(James Salter and Robert Phelps, via Narrative magazine)
On 12 June (close enough) 1975, in a letter to Robert Phelps, James Salter wrote: ‘Why is it so difficult to assemble those things that really matter in life and to dwell among them only? I am referring to certain landscapes, persons, beasts, books, rooms, meteorological conditions, fruits. In fact, I insist on it.’[1]
Why is it so difficult? The temptation for a lot of readers would be simply to answer: ‘Money.’ But it’s rarely simply a question of money.
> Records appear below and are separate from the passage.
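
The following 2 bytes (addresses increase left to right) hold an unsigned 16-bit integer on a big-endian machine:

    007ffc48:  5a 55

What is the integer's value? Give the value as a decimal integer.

23125

Big-endian stores the most-significant byte at the lowest address.
The bytes are already most-significant first: 0x5A55.
0x5A55 = 23125.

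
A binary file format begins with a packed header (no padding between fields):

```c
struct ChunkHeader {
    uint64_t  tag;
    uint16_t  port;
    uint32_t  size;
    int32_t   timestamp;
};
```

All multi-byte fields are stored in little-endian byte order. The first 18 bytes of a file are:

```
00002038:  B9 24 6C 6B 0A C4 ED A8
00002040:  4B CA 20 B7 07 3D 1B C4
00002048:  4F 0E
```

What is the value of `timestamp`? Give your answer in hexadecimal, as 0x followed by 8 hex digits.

`timestamp` follows `tag` (8 B), `port` (2 B), `size` (4 B), so it starts at offset 8 + 2 + 4 = 14 and occupies 4 bytes.
Bytes at offsets 14..17: 1B C4 4F 0E.
Little-endian: lowest address holds the least-significant byte.
Reassemble most-significant byte first: 0E 4F C4 1B → 0x0E4FC41B.

0x0E4FC41B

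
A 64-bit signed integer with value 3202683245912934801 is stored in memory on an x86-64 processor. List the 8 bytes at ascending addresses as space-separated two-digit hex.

91 49 BC 90 71 37 72 2C

3202683245912934801 in hexadecimal, padded to 64 bits, is 0x2C72377190BC4991.
Split into bytes (most-significant first): 2C 72 37 71 90 BC 49 91.
Little-endian: lowest address holds the least-significant byte.
So at ascending addresses the bytes are 91 49 BC 90 71 37 72 2C.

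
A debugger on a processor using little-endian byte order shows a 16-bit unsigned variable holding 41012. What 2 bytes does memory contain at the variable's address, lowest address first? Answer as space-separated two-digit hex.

41012 in hexadecimal, padded to 16 bits, is 0xA034.
Split into bytes (most-significant first): A0 34.
Little-endian: lowest address holds the least-significant byte.
So at ascending addresses the bytes are 34 A0.

34 A0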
Towards the end of Ford Madox Ford’s The Good Soldier, the narrator, John Dowell, asks: ‘Why can’t people have what they want? The things were all there to content everybody; yet everybody has the wrong thing. Perhaps you can make head or tail of it; it is beyond me.’[2]
The four main characters in Ford’s novel are not short of cash and ‘everybody has the wrong thing’ gets a little closer to the real point. In what may—or certainly should—be a defining moment in the election campaign, the Prime Minister answered a nurse who had asked why her net pay had not increased in the past eight years by saying: ‘there isn’t a magic money tree that we can shake that suddenly provides for everything that people want.’ Apart from the sheer offensiveness of that response, the untruth was also very striking. As several commentators have pointed out in the past few days, if we’re talking about banks or controversial weapons systems, there certainly is a magic money tree, to the tune of tens—or hundreds—of billions of pounds. It is always a matter of choices, always a matter of priorities. (And these days, when a politician refers—with furrowed brow—to the need to make ‘difficult choices’, you know they mean ‘choosing to make life more difficult for you suckers’.)
https://www.theguardian.com/commentisfree/2017/jun/06/magic-money-tree-theresa-may-banks-nurses
We don’t pay nurses properly or seriously tackle the housing crisis or sufficiently fund education or social care or local councils not because there isn’t sufficient money to do so but because the government chooses not to.
Obviously, some voters believe or assume that the government’s current priorities are the right ones. Others think that the important things are the ones that identify a truly civilised society: education, health, housing, the environment, social care, a humane welfare system, public libraries, pavements that you can actually walk on, stuff like that.
Can it change? Of course it can. Will it change? We should have a better idea, come Friday morning.
References
[1] Memorable Days: The Selected Letters of James Salter and Robert Phelps, edited by John McIntyre, foreword by Michael Dirda (Berkeley: Counterpoint, 2010), 143-144.
[2] Ford, The Good Soldier: A Tale of Passion (1915; edited by Max Saunders, Oxford: Oxford University Press, 2012), 181.